In the absence of other proof, true market value depends largely upon earning capacity. As concerns the earning capacity of petitioner, the only evidence is that introduced by respondent and that was the introduction of petitioner’s returns for the years 1910, 1911, 1912, 1913, and 1917. In. its returns for 1910, 1911, and 1912, peti*1179tioner reported as net income for those years respectively, $344,598.95, $290,721.21, and $383,167.58. For the year 1913 petitioner made an original and an amended return. In the original return it reported as net income the amount of $189,242 and in the amended return it reported $262,783. Respondent also read in the evidence the statement of the revenue agent made in his report that petitioner’s capital, surplus and undivided profits at the end of the year 1909 amounted to $4,507,492.04 and that part of its return for 1917 where petitioner reported its capital, surplus and undivided profits as of the end of the years 1910, 1911, and 1912 in the respective amounts of $4,600,232.77, $4,640,953.98, and $4,824,121.56. On the basis of the report and the returns, the percentages of net income to capital were as follows:
Per cent
1910 8.08
1911 6.3
1912 8.4
1913 5.42
The average percentage for the four years 1910 to 1913, inclusive, was 6.66 per cent.
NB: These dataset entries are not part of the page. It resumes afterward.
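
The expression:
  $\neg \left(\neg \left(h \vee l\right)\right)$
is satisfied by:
  {l: True, h: True}
  {l: True, h: False}
  {h: True, l: False}


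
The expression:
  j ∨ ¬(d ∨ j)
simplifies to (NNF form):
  j ∨ ¬d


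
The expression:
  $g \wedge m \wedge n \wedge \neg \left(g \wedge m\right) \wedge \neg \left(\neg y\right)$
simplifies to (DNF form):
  $\text{False}$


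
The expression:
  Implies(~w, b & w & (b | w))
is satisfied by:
  {w: True}


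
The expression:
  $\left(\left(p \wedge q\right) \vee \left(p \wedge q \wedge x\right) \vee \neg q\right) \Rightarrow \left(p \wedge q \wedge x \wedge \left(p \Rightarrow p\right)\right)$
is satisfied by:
  {x: True, q: True, p: False}
  {q: True, p: False, x: False}
  {x: True, p: True, q: True}


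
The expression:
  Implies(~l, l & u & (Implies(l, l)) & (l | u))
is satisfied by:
  {l: True}


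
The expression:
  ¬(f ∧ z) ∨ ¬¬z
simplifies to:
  True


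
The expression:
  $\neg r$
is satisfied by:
  {r: False}


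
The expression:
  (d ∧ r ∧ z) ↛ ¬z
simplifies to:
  d ∧ r ∧ z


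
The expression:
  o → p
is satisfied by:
  {p: True, o: False}
  {o: False, p: False}
  {o: True, p: True}


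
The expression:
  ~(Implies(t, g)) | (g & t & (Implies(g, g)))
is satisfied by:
  {t: True}


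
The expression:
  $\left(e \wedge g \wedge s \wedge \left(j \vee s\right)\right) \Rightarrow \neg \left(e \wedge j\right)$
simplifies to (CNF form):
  $\neg e \vee \neg g \vee \neg j \vee \neg s$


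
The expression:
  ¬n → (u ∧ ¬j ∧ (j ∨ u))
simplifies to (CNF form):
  (n ∨ u) ∧ (n ∨ ¬j)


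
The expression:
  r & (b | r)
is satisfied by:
  {r: True}


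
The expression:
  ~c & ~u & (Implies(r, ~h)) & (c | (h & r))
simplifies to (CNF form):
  False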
If we eliminate 1913, during which year it was testified there was a strike, and also for the reason that five-sixths of the year elapsed after March 1, 1913, the average for the years 1910 to 1912, inclusive, was 7.2 per cent. These returns were made on a cash receipts and disbursements basis, while it appears that petitioner was on an accrual basis and for this reason possibly may not truly reflect net income. Besides, we do not know what adjustments the Commissioner may have made. Under these circumstances, we can not say that we know what was the precise amount of net income, nor of capital, surplus and undivided profits for any of these years. Petitioner asks us to accept as fair market value the cost of its property determined upon the basis of reproduction as of March 1, 1913, properly depreciated.. Whatever may be the merit of this method in determining value of properties of public service monopolies, we are of opinion that on the facts presented in this proceeding, such value would be in excess of fair market value as above defined. The only other evidence before us [respondent has found no March 1, 1913, value] is the cost of the various properties. These costs depreciated as of March 1, 1913, more nearly approach what we believe to be fair market value than reproduction cost. On the evidence before us we are of opinion that the actual cost of the assets, depreciated as found, represents their fair market value as of March 1, 1913, for depreciation purposes. Of course, the cost of the land should be eliminated since that is not a depreciable asset.

Judgment wül be entered under Rule 50.